The best Yamagata destinations to add to your skiing Japan list

Ginzan Onsen, photo credit: Shutterstock

With the promise of borders opening up soon, we’re all raring at the opportunity to fly to Japan and experience the ‘Japow’. But while many will flock straight to the most well-known resorts, we’ve got the best tips on where to go when you’re looking to get away from the crowds. After all – there’s nothing like a post-pandemic snow trip to cheer you up, especially when you have endless fresh powder to yourself and unique little snow towns to explore.

Enter Yamagata Prefecture. Easily accessible via bullet train from Tokyo, Yamagata is a hidden gem of ski resorts, historic castles, spectacular mountains and giant ice-covered trees that the locals refer to as ‘Snow Monsters’.

Use the destination as one stop on a wider trip across Japan, or stay for weeks and really get to know the friendly locals; the choice is all yours.

Here are the top three Yamagata destinations to add to your snow-lovers bucket list for ticking off.

Zao Onsen Ski Resort

Zao Onsen is a ski and hot spring resort that’s popular with the locals. You’ll find it tucked between the mountains, just 40 minutes from Yamagata Station. Spot it by looking out for the ‘Snow Monsters’, giant fir trees lined with ice and snow to create and incredible-looking landscape.

The Zao Onsen tradition dates all the way back to 110 AD, when the Japanese first discovered the healing properties of the water here. You’ll find people here year-round, bathing in the forest onsen, and hiking or cycling in the summer; but in winter it really comes alive, with skiing and snowboarding by day, and everyone enjoying the après onsen facilities by night.

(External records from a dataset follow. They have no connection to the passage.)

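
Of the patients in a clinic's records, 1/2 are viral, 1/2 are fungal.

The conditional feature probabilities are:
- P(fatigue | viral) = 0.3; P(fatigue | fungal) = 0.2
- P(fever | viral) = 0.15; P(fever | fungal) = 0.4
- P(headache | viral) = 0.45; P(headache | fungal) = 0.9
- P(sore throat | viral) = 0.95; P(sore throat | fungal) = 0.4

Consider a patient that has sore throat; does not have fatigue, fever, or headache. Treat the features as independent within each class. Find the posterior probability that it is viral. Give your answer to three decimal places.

viral: 0.5 × (1−0.3) × (1−0.15) × (1−0.45) × 0.95 = 0.15544375
fungal: 0.5 × (1−0.2) × (1−0.4) × (1−0.9) × 0.4 = 0.0096
P(viral | x) = 0.15544375 / 0.16504375 ≈ 0.942

0.942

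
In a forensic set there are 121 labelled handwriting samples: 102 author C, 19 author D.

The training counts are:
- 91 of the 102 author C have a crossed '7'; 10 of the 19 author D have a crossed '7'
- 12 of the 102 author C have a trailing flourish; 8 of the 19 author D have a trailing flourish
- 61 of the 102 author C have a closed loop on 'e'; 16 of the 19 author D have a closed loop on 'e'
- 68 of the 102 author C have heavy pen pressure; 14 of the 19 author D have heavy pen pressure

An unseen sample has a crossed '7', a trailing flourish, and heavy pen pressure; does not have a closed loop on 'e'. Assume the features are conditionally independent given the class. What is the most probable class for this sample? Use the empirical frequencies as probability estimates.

author C: (102/121) × (91/102) × (12/102) × (41/102) × (68/102) ≈ 0.0237099
author D: (19/121) × (10/19) × (8/19) × (3/19) × (14/19) ≈ 0.00404849
Highest score → author C.

author C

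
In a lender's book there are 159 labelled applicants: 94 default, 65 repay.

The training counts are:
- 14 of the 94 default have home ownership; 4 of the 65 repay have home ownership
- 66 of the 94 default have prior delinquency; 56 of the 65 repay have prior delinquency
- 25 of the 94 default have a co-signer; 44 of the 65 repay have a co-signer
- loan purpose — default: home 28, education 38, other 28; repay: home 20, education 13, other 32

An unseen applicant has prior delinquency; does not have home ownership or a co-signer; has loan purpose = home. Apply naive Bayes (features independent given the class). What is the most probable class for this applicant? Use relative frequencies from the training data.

default

default: (94/159) × (80/94) × (66/94) × (69/94) × (28/94) ≈ 0.0772432
repay: (65/159) × (61/65) × (56/65) × (21/65) × (20/65) ≈ 0.0328572
Highest score → default.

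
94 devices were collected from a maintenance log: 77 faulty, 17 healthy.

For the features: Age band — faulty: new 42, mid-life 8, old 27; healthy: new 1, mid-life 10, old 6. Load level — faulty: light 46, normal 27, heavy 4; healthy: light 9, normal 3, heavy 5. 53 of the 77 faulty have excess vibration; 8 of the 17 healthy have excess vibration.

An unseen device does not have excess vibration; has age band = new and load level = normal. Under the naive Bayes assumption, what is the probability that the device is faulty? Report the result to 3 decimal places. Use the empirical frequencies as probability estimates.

0.980

faulty: (77/94) × (42/77) × (27/77) × (24/77) ≈ 0.0488332
healthy: (17/94) × (1/17) × (3/17) × (9/17) ≈ 0.000993889
P(faulty | x) = 0.0488332 / 0.049827089 ≈ 0.980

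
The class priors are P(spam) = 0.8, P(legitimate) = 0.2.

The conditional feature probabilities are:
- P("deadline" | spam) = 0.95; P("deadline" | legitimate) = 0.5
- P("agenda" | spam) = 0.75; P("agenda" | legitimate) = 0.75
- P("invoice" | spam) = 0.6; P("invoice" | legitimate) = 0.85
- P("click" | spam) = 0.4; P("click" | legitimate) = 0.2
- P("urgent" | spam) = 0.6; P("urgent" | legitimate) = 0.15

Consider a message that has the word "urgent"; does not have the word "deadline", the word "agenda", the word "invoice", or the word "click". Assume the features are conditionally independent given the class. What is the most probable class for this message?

spam

spam: 0.8 × (1−0.95) × (1−0.75) × (1−0.6) × (1−0.4) × 0.6 = 0.00144
legitimate: 0.2 × (1−0.5) × (1−0.75) × (1−0.85) × (1−0.2) × 0.15 = 0.00045
Highest score → spam.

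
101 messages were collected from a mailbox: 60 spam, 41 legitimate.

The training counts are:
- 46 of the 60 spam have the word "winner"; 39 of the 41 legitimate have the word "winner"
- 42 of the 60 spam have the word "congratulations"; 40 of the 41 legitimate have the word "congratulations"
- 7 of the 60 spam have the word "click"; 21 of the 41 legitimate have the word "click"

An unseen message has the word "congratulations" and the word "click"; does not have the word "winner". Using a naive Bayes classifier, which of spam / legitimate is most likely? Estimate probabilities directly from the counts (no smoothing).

spam

spam: (60/101) × (14/60) × (42/60) × (7/60) ≈ 0.0113201
legitimate: (41/101) × (2/41) × (40/41) × (21/41) ≈ 0.0098951
Highest score → spam.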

If you’ve come for the relaxing kind of ski holiday, you’ll be in bliss. There’s a rotenburo bath experience in the great outdoors where you can onsen soak while the snow is falling; or foot baths where you can remove your ski boots and soothe your weary legs for free.

Hardcore powder hounds will be happy too – 36 lifts and 305 hectares to explore means you won’t get bored, and with it being such a local resort, there are few people exploring the backcountry – meaning you’ll have those freshies all to yourself.

Ginzan Onsen

Ginzan Onsen is a fairy tale; like what would happen if the movie ‘Spirited Away’ came to life and landed in the middle of Japan. With wooden ryokan (hot spring inns) lining the Ginzan River, lit with gas street lamps, you’ll feel like you’re stepping back in time.

Keep an eye out for all the special little touches, like the snowflake designs on the tiles on the roads, a nod to the stunning winter nights in Ginzan; or the colourful pictures, also known as Kote-e, on the walls of the accommodation.

You’ll find plenty of cafes, restaurants and gift shops to wander through, and more footbaths to rest any weary feet from exploring. If you want something that’ll really impress your Insta followers, you can even rent a costume from the Taisho period and wander around town in it; taking you back in time along the way.

Find the town via an approximately 3-hour Shinkansen (bullet train ride) from Tokyo, followed by a 40 minute bus ride.

Mount Haguro Pagoda

Every skier and boarder knows that the snow is remarkable in Japan; but the other beauty isthe opportunity to experience sites of cultural authenticity, especially some of the national treasures of spirituality.

One of them is the Five Story Pagoda, the oldest wooden structure in the Tohoku region, dating back to about the year 931. This stunning pagoda can be found on Mt Haguro, which has attracted Japanese pilgrims and mountain monks since the 6th century AD.

You can follow in their footsteps along a two-kilometre walk through the cedar forest, finding other temples and shrines along the way too; including the Dewa Sanzan Shrine, which features 2,446 stone steps to the very top. There are plenty of fascinating stories to be discovered with many of these structures, such as the local people who take turns climbing the pagoda to clear the snow from the roof each year.

It’s well worth the trip, take a rental car or brave the old-school buses. Break at the traditional Ninosaka Chaya teahouse to pick up a sweet to give you energy – a Chikara-mochi, which translates to ‘strength-giving rice cakes’ – before you carry on to your next adventure.